Di un par de pasos hacia el instituto pero me detuve al sentir la mano de Karla tirando de mi manga. La miré sobre hombro, tenía la cabeza gacha y pude ver que estaba un poco sonrojada.
-No se lo digas a nadie, por favor. Haré lo que quieras.
-...Lo tendré en cuenta, recuerda tu promesa.
Sonreí y deshice su agarra con un movimiento rápido entrando al instituto. Luego de asegurarme que Karla no me seguía, fui al pasillo donde estaba segura que estaba Armin. Y no me equivoqué. Ahí estaba, sonrojado y, curiosamente, sin jugar a su PSP... con Sucrette. Me acerqué un poco, asegurándome que no me vieran, para escuchar su conversación.

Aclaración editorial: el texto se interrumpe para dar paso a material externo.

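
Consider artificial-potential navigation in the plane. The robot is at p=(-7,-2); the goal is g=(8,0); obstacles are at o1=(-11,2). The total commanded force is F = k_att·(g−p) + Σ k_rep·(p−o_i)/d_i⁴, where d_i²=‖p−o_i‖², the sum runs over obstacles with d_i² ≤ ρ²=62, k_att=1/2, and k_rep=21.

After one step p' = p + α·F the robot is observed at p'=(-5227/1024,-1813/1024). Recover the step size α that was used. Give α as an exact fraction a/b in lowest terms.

α = 1/4

F_att = 1/2·(g−p) = 1/2·(15,2) = (7.5000,1.0000)
o1: d²=32 ≤ ρ²=62; F_rep = 21·(4,-4)/32² = (0.0820,-0.0820)
F = F_att + ΣF_rep = (7.5820,0.9180)
Δp = p'−p = (1.8955,0.2295); α = Δx/Fx = (1941/1024) / (1941/256) = 1/4
check: Δy/Fy = (235/1024) / (235/256) = 1/4 ✓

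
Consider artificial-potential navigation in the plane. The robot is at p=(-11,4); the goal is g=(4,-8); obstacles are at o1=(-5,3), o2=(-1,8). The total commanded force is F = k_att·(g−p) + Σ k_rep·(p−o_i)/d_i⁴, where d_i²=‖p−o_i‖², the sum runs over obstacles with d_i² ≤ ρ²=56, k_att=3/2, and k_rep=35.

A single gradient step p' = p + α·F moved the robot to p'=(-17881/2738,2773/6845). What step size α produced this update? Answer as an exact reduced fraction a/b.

α = 1/5

F_att = 3/2·(g−p) = 3/2·(15,-12) = (22.5000,-18.0000)
o1: d²=37 ≤ ρ²=56; F_rep = 35·(-6,1)/37² = (-0.1534,0.0256)
o2: d²=116 > ρ²=56 → inactive
F = F_att + ΣF_rep = (22.3466,-17.9744)
Δp = p'−p = (4.4693,-3.5949); α = Δx/Fx = (12237/2738) / (61185/2738) = 1/5
check: Δy/Fy = (-24607/6845) / (-24607/1369) = 1/5 ✓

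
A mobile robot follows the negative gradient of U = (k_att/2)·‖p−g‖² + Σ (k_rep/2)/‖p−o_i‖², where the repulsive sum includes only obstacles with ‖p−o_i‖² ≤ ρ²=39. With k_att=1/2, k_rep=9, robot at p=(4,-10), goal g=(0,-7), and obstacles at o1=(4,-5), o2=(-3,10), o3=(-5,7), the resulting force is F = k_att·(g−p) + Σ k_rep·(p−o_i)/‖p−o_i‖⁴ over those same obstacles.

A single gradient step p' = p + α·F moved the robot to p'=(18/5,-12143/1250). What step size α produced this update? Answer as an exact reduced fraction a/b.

α = 1/5

F_att = 1/2·(g−p) = 1/2·(-4,3) = (-2.0000,1.5000)
o1: d²=25 ≤ ρ²=39; F_rep = 9·(0,-5)/25² = (0.0000,-0.0720)
o2: d²=449 > ρ²=39 → inactive
o3: d²=370 > ρ²=39 → inactive
F = F_att + ΣF_rep = (-2.0000,1.4280)
Δp = p'−p = (-0.4000,0.2856); α = Δx/Fx = (-2/5) / (-2) = 1/5
check: Δy/Fy = (357/1250) / (357/250) = 1/5 ✓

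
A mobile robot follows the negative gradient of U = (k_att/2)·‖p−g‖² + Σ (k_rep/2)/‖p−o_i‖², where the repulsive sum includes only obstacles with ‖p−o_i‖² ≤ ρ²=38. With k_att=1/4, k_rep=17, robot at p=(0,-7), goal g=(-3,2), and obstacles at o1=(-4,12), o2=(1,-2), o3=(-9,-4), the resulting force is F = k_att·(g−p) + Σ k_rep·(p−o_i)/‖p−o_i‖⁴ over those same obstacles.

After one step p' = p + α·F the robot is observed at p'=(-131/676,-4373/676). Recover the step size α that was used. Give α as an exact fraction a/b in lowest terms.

F_att = 1/4·(g−p) = 1/4·(-3,9) = (-0.7500,2.2500)
o1: d²=377 > ρ²=38 → inactive
o2: d²=26 ≤ ρ²=38; F_rep = 17·(-1,-5)/26² = (-0.0251,-0.1257)
o3: d²=90 > ρ²=38 → inactive
F = F_att + ΣF_rep = (-0.7751,2.1243)
Δp = p'−p = (-0.1938,0.5311); α = Δx/Fx = (-131/676) / (-131/169) = 1/4
check: Δy/Fy = (359/676) / (359/169) = 1/4 ✓

α = 1/4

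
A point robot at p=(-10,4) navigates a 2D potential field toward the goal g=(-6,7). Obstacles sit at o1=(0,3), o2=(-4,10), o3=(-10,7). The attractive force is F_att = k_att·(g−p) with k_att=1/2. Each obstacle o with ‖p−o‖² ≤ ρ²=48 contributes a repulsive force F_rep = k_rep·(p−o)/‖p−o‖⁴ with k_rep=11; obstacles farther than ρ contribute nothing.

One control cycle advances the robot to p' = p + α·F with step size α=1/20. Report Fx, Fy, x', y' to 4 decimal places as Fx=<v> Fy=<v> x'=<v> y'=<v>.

Fx=2.0000 Fy=1.0926 x'=-9.9000 y'=4.0546

F_att = 1/2·(g−p) = 1/2·(4,3) = (2.0000,1.5000)
o1: d²=101 > ρ²=48 → inactive
o2: d²=72 > ρ²=48 → inactive
o3: d²=9 ≤ ρ²=48; F_rep = 11·(0,-3)/9² = (0.0000,-0.4074)
F = F_att + ΣF_rep = (2.0000,1.0926)
p' = p + 1/20·F = (-9.9000,4.0546)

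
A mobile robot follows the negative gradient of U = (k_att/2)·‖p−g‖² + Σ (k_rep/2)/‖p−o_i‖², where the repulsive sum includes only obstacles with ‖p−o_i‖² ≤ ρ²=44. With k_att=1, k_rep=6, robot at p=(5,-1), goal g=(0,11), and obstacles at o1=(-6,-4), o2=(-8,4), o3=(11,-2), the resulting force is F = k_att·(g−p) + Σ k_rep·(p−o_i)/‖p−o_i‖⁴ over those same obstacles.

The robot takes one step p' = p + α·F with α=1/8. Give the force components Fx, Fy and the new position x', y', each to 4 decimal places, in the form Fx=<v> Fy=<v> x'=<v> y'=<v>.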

-Que pasa, Armin? Le prometí a tu hermano que iríamos de compras juntos y sabes que no le gusta esperar.
-M-Me gustas... -Sentí un enorme nudo en mi garganta al escucharlo, todas mis pequeñas esperanzas se fueron al caño cuando lo vi abrazándola. Tapé mi boca al sentir lágrimas correr por mis mejillas, así evitaba que se escucharan mis pequeños sollozos. Abracé mi carpeta rosada con mi mano libre y esperé la respuesta de Sucrette, quien estaba quieta en su lugar sin pronunciar palabra.
-Armin... lo siento, me gusta alguien más.- Lo empujó levemente y se fue, pude ver a Armin golpear su cabeza contra la pared y sollozar. Lo vi temblar un largo rato, hasta que él también se fue, llorando.
Un gran odio empezó a crecer en mí. Armin lloraba por su culpa, no se lo iba a perdonar jamás, le haría la vida imposible... Pero eso también lastimaría a Armin, ya que él la quería. Caminó a su casa con la cabeza gacha, viendo sus lágrimas caer una tras otra. Entró a su casa dando un portazo y se dirigió a su habitación, cerrando la puerta de la misma manera. Al cabo de unos minutos, mis hermanos tocaban la puerta y, al ver que no contestaba, entraron y me abrazaron. Comencé a llorar otra vez y ellos se quedaron conmigo, sin decir nada. Era lo que más me gustaba de ellos, cuando no sabían que decirme (lo cual era casi siempre) me abrazaban esperaban hasta que les cuente. Aunque tardara semanas, ellos esperaban e intentaban hacerme reír.